Messy Church is one church's attempt to be church for families who might want to meet Jesus, belong to their local church and bring up their children as Christians but can't cope with traditional Sunday morning church services.
How it started!!!
The first Messy Church began in 2004 when a group at St Wilfrid's in Cowplain near Portsmouth were frustrated because, as a church, we were hardly reaching any children with God's story.
We had lovely buildings and facilities but we weren't using them enough. We had wonderful creative people in the church, and the area we lived in needed as much community-building as possible, being a rather featureless suburb.
There was a lot of sympathy towards church in general but the church wasn't offering anything that really gripped the imagination of local families.
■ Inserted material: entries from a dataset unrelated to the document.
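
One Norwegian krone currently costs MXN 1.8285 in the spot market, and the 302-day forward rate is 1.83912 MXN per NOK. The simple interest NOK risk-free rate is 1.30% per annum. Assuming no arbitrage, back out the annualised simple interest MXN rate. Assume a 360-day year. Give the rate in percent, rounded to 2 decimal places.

2.00%

T = 302/360 years.
CIP gives F = S · g_MXN/g_NOK, so g_MXN/g_NOK = 1.83912/1.8285 = 1.0058080.
NOK growth factor: 1 + 0.0130×302/360 = 1.0109056.
That pins the MXN growth at 1.0167769.
r = (1.0167769 − 1)/(302/360) = 0.019999 → 2.00%.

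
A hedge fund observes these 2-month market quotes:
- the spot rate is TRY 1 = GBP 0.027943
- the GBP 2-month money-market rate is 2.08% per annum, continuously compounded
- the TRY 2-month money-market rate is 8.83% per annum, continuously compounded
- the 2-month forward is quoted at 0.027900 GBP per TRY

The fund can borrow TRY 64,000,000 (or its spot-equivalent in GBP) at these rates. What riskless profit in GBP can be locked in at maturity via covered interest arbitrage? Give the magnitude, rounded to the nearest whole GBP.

T = 2/12 years.
Keep in TRY, deliver into the forward: 64,000,000·1.01482549·0.027900 = GBP 1,812,072.39.
Swap to GBP now, deposit: 64,000,000·0.027943·1.003472683 = GBP 1,794,562.38.
The quoted forward overvalues TRY, so borrow GBP, buy TRY at spot, deposit the TRY at 8.83%, and sell the proceeds forward at 0.027900.
Profit = 1,812,072.39 − 1,794,562.38 = GBP 17,510.

GBP 17,510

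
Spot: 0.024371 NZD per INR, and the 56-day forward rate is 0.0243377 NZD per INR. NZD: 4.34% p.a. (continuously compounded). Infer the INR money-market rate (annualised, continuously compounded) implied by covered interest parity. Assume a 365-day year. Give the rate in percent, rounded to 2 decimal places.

T = 56/365 years.
CIP gives F = S · g_NZD/g_INR, so g_NZD/g_INR = 0.0243377/0.024371 = 0.9986336.
NZD growth factor: e^(0.0434×56/365) = 1.0066808.
So the INR growth factor = 1.0080582.
r = ln(1.0080582)/(56/365) = 0.052312 → 5.23%.

5.23%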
We decided very early on to try to do something for all ages together, partly out of a belief that we grow best as a church when we walk the journey with as many different people as possible, and partly from a desire to help families grow together in their walk of faith, not see Christianity as something you grow out of when you're eleven.
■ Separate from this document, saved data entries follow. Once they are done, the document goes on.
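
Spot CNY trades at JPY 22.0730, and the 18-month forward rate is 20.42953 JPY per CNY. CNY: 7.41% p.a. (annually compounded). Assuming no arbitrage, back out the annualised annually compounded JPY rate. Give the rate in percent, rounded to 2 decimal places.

T = 18/12 years.
By CIP, F/S equals the JPY-to-CNY growth ratio: 20.42953/22.073 = 0.9255439.
CNY growth factor: (1 + 0.0741)^(18/12) = 1.1131843.
That pins the JPY growth at 1.0303009.
Annualise: 1.0303009^(12/18) − 1 = 0.020100 = 2.01%.

2.01%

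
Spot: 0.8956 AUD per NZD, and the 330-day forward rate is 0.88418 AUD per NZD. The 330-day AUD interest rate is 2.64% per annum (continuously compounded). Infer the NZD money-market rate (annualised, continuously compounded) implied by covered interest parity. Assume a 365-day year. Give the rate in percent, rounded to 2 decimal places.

4.06%

T = 330/365 years.
CIP gives F = S · g_AUD/g_NZD, so g_AUD/g_NZD = 0.88418/0.8956 = 0.9872488.
The AUD side grows by e^(0.0264×330/365) = 1.0241556.
Hence g_NZD = 1.0373835.
r = ln(1.0373835)/(330/365) = 0.040594 → 4.06%.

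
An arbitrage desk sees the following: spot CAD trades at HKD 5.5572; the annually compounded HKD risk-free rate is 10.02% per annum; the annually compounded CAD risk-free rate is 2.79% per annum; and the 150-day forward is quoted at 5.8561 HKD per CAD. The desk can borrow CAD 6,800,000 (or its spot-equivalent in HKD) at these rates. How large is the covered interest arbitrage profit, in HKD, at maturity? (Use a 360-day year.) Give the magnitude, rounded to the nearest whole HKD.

T = 150/360 years.
Route A — deposit CAD, sell forward: 6,800,000 × 1.0115317699 × 5.8561 = HKD 40,280,692.14.
Route B — convert at spot, deposit HKD: 6,800,000 × 5.5572 × 1.0405904845 = HKD 39,322,832.20.
The quoted forward overvalues CAD, so borrow HKD, buy CAD at spot, deposit the CAD at 2.79%, and sell the proceeds forward at 5.8561.
The gap between the two covered legs is HKD 957,860.

HKD 957,860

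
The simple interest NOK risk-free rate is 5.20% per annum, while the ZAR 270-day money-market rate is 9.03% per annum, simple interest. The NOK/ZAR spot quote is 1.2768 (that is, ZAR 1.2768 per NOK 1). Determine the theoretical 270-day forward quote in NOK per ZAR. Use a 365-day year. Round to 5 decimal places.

0.76241

T = 270/365 years.
Growth of 1 ZAR over T: 1 + 0.0903×270/365 = 1.0667973.
NOK accumulates by 1 + 0.0520×270/365 = 1.0384658.
Forward (ZAR per NOK) = 1.2768 × 1.0667973 / 1.0384658 = 1.311634.
Quoted the other way: 1/1.311634 = 0.76241 NOK per ZAR.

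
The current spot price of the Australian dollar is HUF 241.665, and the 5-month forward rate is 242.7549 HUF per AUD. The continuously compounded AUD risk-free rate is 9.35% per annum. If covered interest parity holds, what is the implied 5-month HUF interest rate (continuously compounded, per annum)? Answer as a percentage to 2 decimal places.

10.43%

T = 5/12 years.
F/S = 242.7549/241.665 = 1.0045100 = (growth of HUF) / (growth of AUD).
AUD growth factor: e^(0.0935×5/12) = 1.0397272.
So the HUF growth factor = 1.0444164.
r = ln(1.0444164)/(5/12) = 0.104300 → 10.43%.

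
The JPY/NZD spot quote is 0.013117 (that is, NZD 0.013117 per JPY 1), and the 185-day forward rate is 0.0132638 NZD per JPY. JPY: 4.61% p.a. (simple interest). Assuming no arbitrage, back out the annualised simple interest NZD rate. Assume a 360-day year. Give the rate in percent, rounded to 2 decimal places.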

The rest is history... a messy present... and an unknown future that you may well be part of too!
What it might look like!!
The hall is buzzing with conversation. Around a table adults and children burst into laughter as they wrestle with metallic tubing and googly eyes and their teenage helpers despair of ever creating the promised artefact.
A toddler slaps green paint on a huge sheet of card under the watchful eye of a Granny (not sure if they're related or not - it doesn't really matter). A five-year-old watches wide-eyed as an enthusiastic leader shows her how to bang in a nail.
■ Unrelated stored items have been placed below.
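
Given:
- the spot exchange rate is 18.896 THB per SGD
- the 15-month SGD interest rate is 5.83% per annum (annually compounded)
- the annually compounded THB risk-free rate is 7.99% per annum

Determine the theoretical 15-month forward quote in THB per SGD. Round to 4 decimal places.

T = 15/12 years.
Growth of 1 THB over T: (1 + 0.0799)^(15/12) = 1.10085324.
SGD growth factor: (1 + 0.0583)^(15/12) = 1.07339853.
Forward (THB per SGD) = 18.896 × 1.10085324 / 1.07339853 = 19.379310.

19.3793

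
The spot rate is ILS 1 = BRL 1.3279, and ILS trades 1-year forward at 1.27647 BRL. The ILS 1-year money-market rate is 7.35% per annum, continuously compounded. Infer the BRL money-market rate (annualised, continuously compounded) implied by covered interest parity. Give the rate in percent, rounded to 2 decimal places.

T = 1 year.
CIP gives F = S · g_BRL/g_ILS, so g_BRL/g_ILS = 1.27647/1.3279 = 0.9612697.
The ILS side grows by e^(0.0735×1) = 1.0762685.
Hence g_BRL = 1.0345843.
Take logs: ln 1.0345843 / 1 = 0.034000, so 3.40%.

3.40%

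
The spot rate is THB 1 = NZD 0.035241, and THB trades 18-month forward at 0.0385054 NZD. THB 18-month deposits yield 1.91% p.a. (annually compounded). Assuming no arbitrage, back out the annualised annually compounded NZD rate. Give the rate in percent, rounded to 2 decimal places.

T = 18/12 years.
F/S = 0.0385054/0.035241 = 1.0926307 = (growth of NZD) / (growth of THB).
THB growth factor: (1 + 0.0191)^(18/12) = 1.0287864.
Hence g_NZD = 1.1240836.
Annualise: 1.1240836^(12/18) − 1 = 0.081100 = 8.11%.

8.11%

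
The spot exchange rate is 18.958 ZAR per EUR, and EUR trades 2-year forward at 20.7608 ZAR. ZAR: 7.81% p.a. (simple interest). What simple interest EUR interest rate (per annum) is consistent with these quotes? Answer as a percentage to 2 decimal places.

2.79%

T = 2 years.
F/S = 20.7608/18.958 = 1.0950944 = (growth of ZAR) / (growth of EUR).
ZAR growth factor: 1 + 0.0781×2 = 1.156200.
Hence g_EUR = 1.0557994.
r = (1.0557994 − 1)/2 = 0.027900 → 2.79%.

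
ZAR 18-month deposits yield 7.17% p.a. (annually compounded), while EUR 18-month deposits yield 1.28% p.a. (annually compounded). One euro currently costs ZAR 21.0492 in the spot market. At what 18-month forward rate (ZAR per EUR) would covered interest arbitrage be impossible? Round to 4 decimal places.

22.9118

T = 18/12 years.
Growth of 1 ZAR over T: (1 + 0.0717)^(18/12) = 1.10945539.
EUR accumulates by (1 + 0.0128)^(18/12) = 1.01926131.
So F = 21.0492 × 1.10945539 / 1.01926131 = 22.911836 (ZAR/EUR).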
There's a delicious smell wafting out of the kitchen. The ten-year-olds, intent on their glass-painting, agree it must be jacket potatoes. The vicar takes a photo of the surreal result of the junk modelling and two mums catch up on the gossip as they drink welcome cups of tea and slowly decorate gift bags while their children make something unidentifiable but very chocolatey upstairs.
The cooks should be getting the plates stacked, but one of the mums needs to talk about her problems with her foster children.
I would be panicking about the story for the celebration later, but there's a huge collage of The Great Banquet to assemble before five o'clock, the powder paint has proved a formidable weapon of mess creation in the hands of Jack, and we've barely got started on the lettering and whoops, someone's kicked over the gluepot...
Just another Messy Church.
Messy Church is one church's attempt to be church for families who might want to meet Jesus, belong to their local church and bring up their children as Christians but can't cope with traditional Sunday morning church services.
It's a once-a-month time of creativity, worship and eating together.